Object Style Diffusion for Generalized Object Detection in Urban Scene

TL;DR

GoDiff addresses the challenge of generalizing object detectors to unseen urban domains using a single labeled source. It introduces a two-part pipeline: Pseudo Target Data Generation (PTDG) using an InstanceDiffusion model to create diverse yet annotated pseudo-target images, and Cross Style Normalization (CSN) to align features across styles during training. The method adds an image-level dual-prompt strategy with object-level prompts, plus a CLIP-RBF object filtering and a covariance-based loss to promote style-invariant representations. Experiments on the Diverse Weather Dataset (DWD) and Cityscapes-C show consistent improvements over state-of-the-art baselines and demonstrate GoDiff's plug-and-play compatibility with other S-DG methods, including OA-DG. The work provides practical gains for autonomous driving scenarios by boosting robustness to weather and domain shifts, and the authors release code and generated data.

Abstract

Object detection is a critical task in computer vision, with applications in various domains such as autonomous driving and urban scene monitoring. However, deep learning-based approaches often demand large volumes of annotated data, which are costly and difficult to acquire, particularly in complex and unpredictable real-world environments.
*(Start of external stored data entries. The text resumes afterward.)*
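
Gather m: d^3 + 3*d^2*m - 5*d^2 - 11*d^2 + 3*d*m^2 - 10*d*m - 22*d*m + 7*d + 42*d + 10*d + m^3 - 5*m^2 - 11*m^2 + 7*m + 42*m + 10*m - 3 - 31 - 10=d^3 - 16*d^2 + 59*d + m^3 + m^2*(3*d - 16) + m*(3*d^2 - 32*d + 59) - 44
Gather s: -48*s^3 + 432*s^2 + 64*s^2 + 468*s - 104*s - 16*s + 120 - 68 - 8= -48*s^3 + 496*s^2 + 348*s + 44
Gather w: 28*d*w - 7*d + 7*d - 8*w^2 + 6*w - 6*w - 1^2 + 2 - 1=28*d*w - 8*w^2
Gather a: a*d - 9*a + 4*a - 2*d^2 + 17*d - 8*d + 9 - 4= a*(d - 5) - 2*d^2 + 9*d + 5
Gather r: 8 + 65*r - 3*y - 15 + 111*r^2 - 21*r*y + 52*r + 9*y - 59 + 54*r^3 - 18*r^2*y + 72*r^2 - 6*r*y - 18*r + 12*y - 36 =54*r^3 + r^2*(183 - 18*y) + r*(99 - 27*y) + 18*y - 102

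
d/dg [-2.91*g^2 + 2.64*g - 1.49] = 2.64 - 5.82*g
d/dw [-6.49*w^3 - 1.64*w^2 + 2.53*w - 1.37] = -19.47*w^2 - 3.28*w + 2.53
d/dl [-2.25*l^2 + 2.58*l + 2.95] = 2.58 - 4.5*l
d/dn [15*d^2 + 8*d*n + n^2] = 8*d + 2*n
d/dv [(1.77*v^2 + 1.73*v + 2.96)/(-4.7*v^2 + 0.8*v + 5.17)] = (9.547*v^2 + 46.1258*v + 6.5761)/(22.09*v^4 - 7.52*v^3 - 47.958*v^2 + 8.272*v + 26.7289)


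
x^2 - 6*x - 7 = (x - 7)*(x + 1)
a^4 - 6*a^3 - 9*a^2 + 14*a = a*(a - 7)*(a - 1)*(a + 2)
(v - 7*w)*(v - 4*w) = v^2 - 11*v*w + 28*w^2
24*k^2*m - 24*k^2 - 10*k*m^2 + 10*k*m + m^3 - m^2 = (-6*k + m)*(-4*k + m)*(m - 1)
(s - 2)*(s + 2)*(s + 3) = s^3 + 3*s^2 - 4*s - 12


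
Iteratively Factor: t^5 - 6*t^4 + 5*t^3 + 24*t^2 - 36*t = (t)*(t^4 - 6*t^3 + 5*t^2 + 24*t - 36) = t*(t - 3)*(t^3 - 3*t^2 - 4*t + 12) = t*(t - 3)^2*(t^2 - 4) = t*(t - 3)^2*(t - 2)*(t + 2)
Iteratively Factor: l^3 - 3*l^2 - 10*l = (l - 5)*(l^2 + 2*l) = l*(l - 5)*(l + 2)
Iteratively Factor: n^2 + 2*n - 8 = (n + 4)*(n - 2)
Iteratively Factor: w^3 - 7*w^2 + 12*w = (w)*(w^2 - 7*w + 12) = w*(w - 3)*(w - 4)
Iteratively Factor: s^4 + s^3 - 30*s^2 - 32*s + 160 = (s - 2)*(s^3 + 3*s^2 - 24*s - 80) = (s - 5)*(s - 2)*(s^2 + 8*s + 16) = (s - 5)*(s - 2)*(s + 4)*(s + 4)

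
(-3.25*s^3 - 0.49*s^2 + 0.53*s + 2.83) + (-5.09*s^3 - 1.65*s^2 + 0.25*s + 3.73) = -8.34*s^3 - 2.14*s^2 + 0.78*s + 6.56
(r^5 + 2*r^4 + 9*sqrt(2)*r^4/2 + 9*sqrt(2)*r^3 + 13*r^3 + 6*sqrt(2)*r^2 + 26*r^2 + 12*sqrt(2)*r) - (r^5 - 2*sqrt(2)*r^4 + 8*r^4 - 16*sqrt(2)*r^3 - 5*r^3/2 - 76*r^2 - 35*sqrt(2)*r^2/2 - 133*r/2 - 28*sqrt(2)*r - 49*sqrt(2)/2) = -6*r^4 + 13*sqrt(2)*r^4/2 + 31*r^3/2 + 25*sqrt(2)*r^3 + 47*sqrt(2)*r^2/2 + 102*r^2 + 40*sqrt(2)*r + 133*r/2 + 49*sqrt(2)/2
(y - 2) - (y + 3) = -5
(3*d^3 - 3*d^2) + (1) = 3*d^3 - 3*d^2 + 1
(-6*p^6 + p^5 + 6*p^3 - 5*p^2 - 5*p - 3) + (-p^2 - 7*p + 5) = -6*p^6 + p^5 + 6*p^3 - 6*p^2 - 12*p + 2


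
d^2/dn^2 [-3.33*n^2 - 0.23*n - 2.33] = -6.66000000000000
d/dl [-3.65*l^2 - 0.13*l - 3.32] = -7.3*l - 0.13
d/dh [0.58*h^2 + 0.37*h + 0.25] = 1.16*h + 0.37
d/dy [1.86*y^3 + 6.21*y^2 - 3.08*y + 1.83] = 5.58*y^2 + 12.42*y - 3.08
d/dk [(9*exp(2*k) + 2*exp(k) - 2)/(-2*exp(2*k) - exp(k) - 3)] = (-5*exp(2*k) - 62*exp(k) - 8)*exp(k)/(4*exp(4*k) + 4*exp(3*k) + 13*exp(2*k) + 6*exp(k) + 9)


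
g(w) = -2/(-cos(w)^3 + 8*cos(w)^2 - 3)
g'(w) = -2*(-3*sin(w)*cos(w)^2 + 16*sin(w)*cos(w))/(-cos(w)^3 + 8*cos(w)^2 - 3)^2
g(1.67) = 0.68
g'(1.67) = 0.38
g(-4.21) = 1.94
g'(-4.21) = 13.79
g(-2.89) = -0.37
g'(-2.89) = -0.31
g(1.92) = 0.99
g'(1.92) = 2.67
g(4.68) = 0.67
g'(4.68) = -0.12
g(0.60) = -1.06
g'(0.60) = -3.54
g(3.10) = -0.33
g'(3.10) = 0.04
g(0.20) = -0.53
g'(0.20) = -0.36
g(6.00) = -0.57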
This dependency significantly hampers the generalization capability of existing object detection techniques. To address this issue, we introduce a novel single-domain object detection generalization method, named GoDiff, which leverages a pre-trained model to enhance generalization in unseen domains. Central to our approach is the Pseudo Target Data Generation (PTDG) module, which employs a latent diffusion model to generate pseudo-target domain data that preserves source domain characteristics while introducing stylistic variations. By integrating this pseudo data with source domain data, we diversify the training dataset. Furthermore, we introduce a cross-style instance normalization technique to blend style features from different domains generated by the PTDG module, thereby increasing the detector's robustness. Experimental results demonstrate that our method not only enhances the generalization ability of existing detectors but also functions as a plug-and-play enhancement for other single-domain generalization methods, achieving state-of-the-art performance in autonomous driving scenarios.

Paper Structure

This paper contains 29 sections, 14 equations, 7 figures, 6 tables.

Figures (7)

  • Figure 1: Our method expands the training data distribution through a two-step approach. First, LDMs generate a pseudo-target domain $D^{G}$ with diverse styles, partially covering multiple target domains $D^T$. This $D^{G}$ is combined with the source domain $D^S$ for model training. Second, during training, the data distribution is further augmented to maximize coverage of potential target domains, enhancing the model's generalization capability.
  • Figure 2: Visualization of source domain and generated pseudo-target domains. The leftmost image shows a real Daytime-Sunny scene from the source domain. The four images on the right demonstrate our method's capability to generate diverse pseudo-target domain images while preserving the semantic content and annotations from the source domain.
  • Figure 3: Pipeline for pseudo-target domain generation. The process takes annotated source domain images as input and produces annotated images for multiple pseudo-target domains. This approach enables the creation of diverse, style-rich images while preserving original annotations, facilitating domain generalization in object detection tasks.
  • Figure 4: Cross Style Normalization-based detector training framework. The CSN modules are embedded between Backbone layers, processing feature maps from images with diverse styles. This approach leverages diverse image styles to create a more continuous feature distribution, promoting style-invariant feature learning for improved domain generalization.
  • Figure 5: The Impact of source domain fine-tuning on generation domain authenticity (CMMD) and target domain performance (mAP).